Il retourna à la table froide, où l’attendait toujours l’Anglaise. Il devait la peindre, comme il l’avait fait avec l’autre. Mais avant cela, il devait la remettre debout. Suivant la même technique qu’avec sa précédente victime, il finit par réussir, non sans mal. Il alla ensuite chercher le pistolet à peinture et précautionneusement, commença à lui redonner un semblant de couleur.
***
À peine sortie du restaurant, Sarah prit son téléphone et appela l’un de ses collègues, restés au bureau. Il était spécialisé dans la surveillance, mais elle ne doutait pas qu’il trouverait toutes les informations concernant son frère. Lorsqu’il décrocha, elle lui expliqua rapidement la situation et lui donna tous les renseignements qu’elle avait en sa possession. Il lui promit de faire vite, dès qu’il serait en pause. Elle le remercia et raccrocha.
***
Il mit son deuxième modèle à côté du premier afin de le faire sécher. Il retourna au grenier pour aller chercher de la mousse polyuréthane, élément indispensable à la fabrication du squelette, et les deux parties du moule en silicone grandeur nature qui représentaient l’avant et l’arrière du mannequin. Il les avait réalisés à l’aide de la baignoire, lorsque la fille était encore congelée. Cela n’avait pas été facile et il avait dû recommencer l’opération deux fois. Il avait rempli la baignoire aux trois quarts avec du silicone liquide et avait plongé la fille dedans, de face. Il lui avait fallu tirer fort pour la sortir ensuite de là, sans abîmer son empreinte. Une fois cette étape réalisée, il avait enlevé le moule, puis avait recommencé l’opération en plongeant cette fois la fille de dos.

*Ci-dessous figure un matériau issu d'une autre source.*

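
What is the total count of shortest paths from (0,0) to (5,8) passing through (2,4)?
525

To (2,4): C(6,2)=15. From there: C(7,3)=35. Total: 525.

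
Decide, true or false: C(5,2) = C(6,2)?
LHS = C(5,2) = 10; RHS = C(6,2) = 15. 10 ≠ 15, so the statement does not hold.

Answer: False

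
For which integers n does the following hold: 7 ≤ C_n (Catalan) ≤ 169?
4, 5, 6

Working:
C_3=5; C_4=14; C_5=42; C_6=132; C_7=429. So valid n = 4, 5, 6.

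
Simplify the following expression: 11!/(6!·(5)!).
462

This is C(11,6) = 462.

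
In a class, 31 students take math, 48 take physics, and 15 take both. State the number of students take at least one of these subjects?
64

Reasoning: |A∪B| = |A|+|B|-|A∩B| = 31+48-15 = 64.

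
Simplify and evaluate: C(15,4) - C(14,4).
364

Reasoning: C(15,4) - C(14,4) = C(14,3) = 364.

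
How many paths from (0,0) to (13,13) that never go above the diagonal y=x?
742,900

Counted by the Catalan number C_13: C_13 = C(26,13)/(13+1) = 10,400,600/14 = 742,900.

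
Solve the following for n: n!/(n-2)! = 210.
n!/(n-2)! = n×(n-1), a product of 2 consecutive integers ≈ (n−0.5)^2. 210^(1/2) + 0.5 ≈ 15.0; check n = 15: 15×14 = 210 ✓. So n = 15.

Answer: 15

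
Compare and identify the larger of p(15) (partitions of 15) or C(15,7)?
C(15,7)

Reasoning: Pentagonal recurrence p(n) = p(n−1) + p(n−2) − p(n−5) − p(n−7) + …: p(15) = p(14) + p(13) − p(10) − p(8) + p(3) + p(0) = 135 + 101 − 42 − 22 + 3 + 1 = 176; C(15,7) = 6,435.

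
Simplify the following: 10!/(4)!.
151,200

Solution: This equals 10×9×...×5 = 151,200.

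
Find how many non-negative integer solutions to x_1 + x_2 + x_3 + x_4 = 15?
C(15+4-1, 4-1) = 816.

Answer: 816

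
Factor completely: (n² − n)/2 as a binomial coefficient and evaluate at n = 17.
(n² − n)/2 = n(n−1)/2 = C(n,2). At n = 17: C(17,2) = 136.

Answer: C(n,2); C(17,2) = 136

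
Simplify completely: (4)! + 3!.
30

Explanation: (4)! + 3! = (4)·3! + 3! = (4+1)·3! = 5·3! = 30.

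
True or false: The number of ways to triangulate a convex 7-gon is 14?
False

Reasoning: Triangulations of a convex 7-gon are counted by the Catalan number C_5: C_5 = C(10,5)/(5+1) = 252/6 = 42.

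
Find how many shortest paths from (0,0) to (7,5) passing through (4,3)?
350

Working:
To (4,3): C(7,4)=35. From there: C(5,3)=10. Total: 350.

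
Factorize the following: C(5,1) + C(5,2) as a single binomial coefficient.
C(6,2)

Reasoning: By Pascal's identity: C(5,1) + C(5,2) = C(6,2) = 15.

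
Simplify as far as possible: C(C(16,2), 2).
7,140

Reasoning: C(16,2) = 120, then C(120, 2) = 7,140.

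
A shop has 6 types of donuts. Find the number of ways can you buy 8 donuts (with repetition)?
1,287

Working:
Stars and bars: C(8+6-1, 8) = C(13, 8) = 1,287.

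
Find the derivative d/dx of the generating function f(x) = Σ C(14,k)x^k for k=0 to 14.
Σ k·C(14,k)x^(k-1) for k=1 to 14

Working:
Term-by-term differentiation gives Σ k·C(14,k)x^{k-1} for k=1 to 14.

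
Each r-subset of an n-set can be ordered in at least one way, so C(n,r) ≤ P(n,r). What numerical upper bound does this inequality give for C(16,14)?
10,461,394,944,000

Working:
P(16,14) = 16·15·14·13·12·11·10·9·8·7·6·5·4·3 = 10,461,394,944,000, so C(16,14) ≤ 10,461,394,944,000. (The bound is loose by a factor of 14! = 87,178,291,200: C(16,14) = 10,461,394,944,000/87,178,291,200 = 120.)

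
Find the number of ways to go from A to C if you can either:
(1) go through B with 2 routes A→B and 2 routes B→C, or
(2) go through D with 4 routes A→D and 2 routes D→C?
Route via B: 2×2=4. Route via D: 4×2=8. Total: 12.
Final answer: 12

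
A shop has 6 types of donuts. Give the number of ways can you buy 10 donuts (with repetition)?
Stars and bars: C(10+6-1, 10) = C(15, 10) = 3,003.

Answer: 3,003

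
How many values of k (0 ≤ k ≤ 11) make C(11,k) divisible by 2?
Checking C(11,k) mod 2 for k = 0..11: divisible at k = 4, 5, 6, 7. That's 4 values.
Final answer: 4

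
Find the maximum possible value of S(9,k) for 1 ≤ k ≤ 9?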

Les deux premières victimes étant de taille similaire, il avait pu utiliser le moule de la première pour sculpter le squelette de la seconde. Mais celle-ci étant plus petite, le moule en silicone qu’il avait réalisé à partir du mannequin de vitrine pour les deux premières filles était donc trop grand. Au vu de l’encombrement des deux parties du moule, il se dit qu’il serait aussi simple de couler la mousse directement dans le grenier. Il posa donc le premier moule par terre et entreprit de le remplir. Ceci fait, il posa le deuxième tout près du premier et le remplit à son tour. Enfin, il posa non sans mal les deux parties du moule l’une sur l’autre. Il ne lui restait plus qu’à attendre quelques heures, que la mousse sèche, avant de pouvoir le démouler.